- Texte visé : Proposition de loi visant à garantir l'interdiction de la vaisselle en plastique dans la restauration collective accueillant du jeune public et liée à la petite enfance, n° 1169
- Stade de lecture : 1ère lecture (1ère assemblée saisie)
- Examiné par : Commission du développement durable et de l'aménagement du territoire
Sous réserve de son traitement par les services de l'Assemblée nationale et de sa recevabilité
Dans un délai d’un an à compter de la promulgation de la présente loi, le Gouvernement remet un rapport au Parlement évaluant les conséquences du remplacement des contenants plastiques utilisés en restauration collective par des matériaux alternatifs.
Ce rapport analyse spécifiquement l’impact de ces évolutions sur les conditions de travail des personnels de restauration collective, notamment en termes de pénibilité, de troubles musculo-squelettiques, de charge de manutention, d’exposition au bruit, d’organisation du travail, de temps de nettoyage et de logistique.

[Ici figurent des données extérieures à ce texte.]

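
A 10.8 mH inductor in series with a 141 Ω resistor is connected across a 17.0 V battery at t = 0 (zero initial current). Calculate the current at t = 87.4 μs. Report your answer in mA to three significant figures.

I ≈ 82.0 mA

τ = L/R = 1.080×10^-2/141 = 7.660×10^-5 s; final current I_∞ = ε/R = 17.0/141 = 0.1206 A.
I(t) = I_∞(1 − e^(−t/τ)) with t/τ = 1.141.
I = (0.1206)(1 − e^(−1.141)) = 8.2048×10^-2 A.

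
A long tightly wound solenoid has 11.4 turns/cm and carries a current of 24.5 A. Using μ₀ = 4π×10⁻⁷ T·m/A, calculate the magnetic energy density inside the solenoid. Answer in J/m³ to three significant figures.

B = μ₀nI = (4π×10⁻⁷)(1.140×10^3)(24.5) = 3.510×10^-2 T.
u = B²/(2μ₀) = (3.510×10^-2)²/(2×4π×10⁻⁷) = 490.1 J/m³.

u ≈ 490 J/m³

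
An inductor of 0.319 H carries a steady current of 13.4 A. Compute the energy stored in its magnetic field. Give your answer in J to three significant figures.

Stored magnetic energy: U = ½LI².
U = ½(0.319 H)(13.4 A)² = 28.64 J.

U ≈ 28.6 J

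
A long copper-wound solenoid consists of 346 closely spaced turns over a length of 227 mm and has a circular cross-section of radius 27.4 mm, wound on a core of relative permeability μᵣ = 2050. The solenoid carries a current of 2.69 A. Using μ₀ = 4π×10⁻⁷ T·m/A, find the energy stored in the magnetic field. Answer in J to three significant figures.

A = πr² = π(2.740×10^-2 m)² = 2.359×10^-3 m².
L = μ₀μᵣN²A/ℓ = (4π×10⁻⁷)(2050)(346)²(2.359×10^-3)/(0.227) = 3.204 H.
U = ½LI² = ½(3.204)(2.69)² = 11.59 J.

U ≈ 11.6 J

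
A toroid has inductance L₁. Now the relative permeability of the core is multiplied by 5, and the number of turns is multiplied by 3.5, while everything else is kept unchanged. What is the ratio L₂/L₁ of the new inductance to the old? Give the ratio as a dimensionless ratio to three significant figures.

L₂/L₁ = 61.3

For a toroid, L ∝ μᵣN²A/R.
L₂/L₁ = (5) × (3.5)^2 = 61.3.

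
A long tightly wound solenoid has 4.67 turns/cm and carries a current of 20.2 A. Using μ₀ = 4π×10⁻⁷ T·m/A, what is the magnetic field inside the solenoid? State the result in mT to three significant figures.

B ≈ 11.9 mT

Inside a long solenoid, B = μ₀nI.
B = (4π×10⁻⁷)(467 m⁻¹)(20.2 A) = 1.185×10^-2 T.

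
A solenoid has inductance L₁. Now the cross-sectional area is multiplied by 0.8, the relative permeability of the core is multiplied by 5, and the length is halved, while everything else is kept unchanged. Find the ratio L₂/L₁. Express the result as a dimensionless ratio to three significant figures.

L₂/L₁ = 8.00

For a solenoid, L ∝ μᵣN²A/ℓ.
L₂/L₁ = (0.8) × (5) × (0.5)^-1 = 8.00.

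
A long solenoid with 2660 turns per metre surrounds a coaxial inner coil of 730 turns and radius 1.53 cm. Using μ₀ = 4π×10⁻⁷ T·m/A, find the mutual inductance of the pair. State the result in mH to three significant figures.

The outer solenoid produces a uniform field B₁ = μ₀n₁I₁ across the inner coil,
so the flux linkage is N₂Φ = N₂B₁A₂ = μ₀n₁N₂A₂·I₁, giving M = μ₀n₁N₂A₂.
A₂ = πr² = π(1.530×10^-2 m)² = 7.354×10^-4 m².
M = (4π×10⁻⁷)(2660)(730)(7.354×10^-4) = 1.7945×10^-3 H.

M ≈ 1.79 mH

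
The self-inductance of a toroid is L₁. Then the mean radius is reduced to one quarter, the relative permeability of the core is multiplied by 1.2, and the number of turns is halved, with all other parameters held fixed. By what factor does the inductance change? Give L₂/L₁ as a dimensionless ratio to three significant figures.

For a toroid, L ∝ μᵣN²A/R.
L₂/L₁ = (0.25)^-1 × (1.2) × (0.5)^2 = 1.20.

L₂/L₁ = 1.20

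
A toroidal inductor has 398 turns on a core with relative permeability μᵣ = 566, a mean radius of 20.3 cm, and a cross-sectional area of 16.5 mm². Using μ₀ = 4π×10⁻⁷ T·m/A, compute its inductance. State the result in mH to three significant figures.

For a thin toroid, L = μ₀μᵣN²A/(2πR).
L = (4π×10⁻⁷)(566)(398)²(1.650×10^-5) / (2π×0.203 m) = 1.457×10^-3 H.

L ≈ 1.46 mH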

Il évalue également les conséquences organisationnelles et financières pour les établissements publics et les collectivités territoriales, ainsi que les capacités réelles d’adaptation des équipements et des chaînes de lavage.
Le rapport formule, le cas échéant, des recommandations visant à concilier les objectifs de transition environnementale avec l’amélioration des conditions de travail et la continuité du service public de restauration collective.
Cet amendement vise à demander au Gouvernement la remise d’un rapport relatif aux conséquences du remplacement des contenants plastiques utilisés en restauration collective par des matériaux alternatifs.
Les évolutions en cours, motivées par des objectifs environnementaux, entraînent des transformations importantes des équipements et des organisations de travail dans les cuisines collectives, notamment dans les secteurs scolaire, hospitalier et médico-social.
Ces changements peuvent avoir des impacts significatifs sur les conditions de travail des personnels concernés, en particulier en matière de pénibilité, de troubles musculo-squelettiques, de charge de manutention et de contraintes de nettoyage et de logistique. Ils peuvent également modifier l’environnement sonore des espaces de travail, l’utilisation de certains matériaux alternatifs pouvant générer une augmentation du bruit lors des opérations de préparation, de service et de lavage.
Dans ce contexte, il apparaît nécessaire de disposer d’une évaluation objective et consolidée des effets réels de ces substitutions sur la santé au travail, l’organisation des services et les coûts pour les collectivités territoriales et les établissements publics.
Le présent amendement propose donc la remise d’un rapport permettant d’éclairer le Parlement sur ces enjeux, afin de concilier les objectifs de transition environnementale avec la préservation des conditions de travail et la continuité du service public de restauration collective.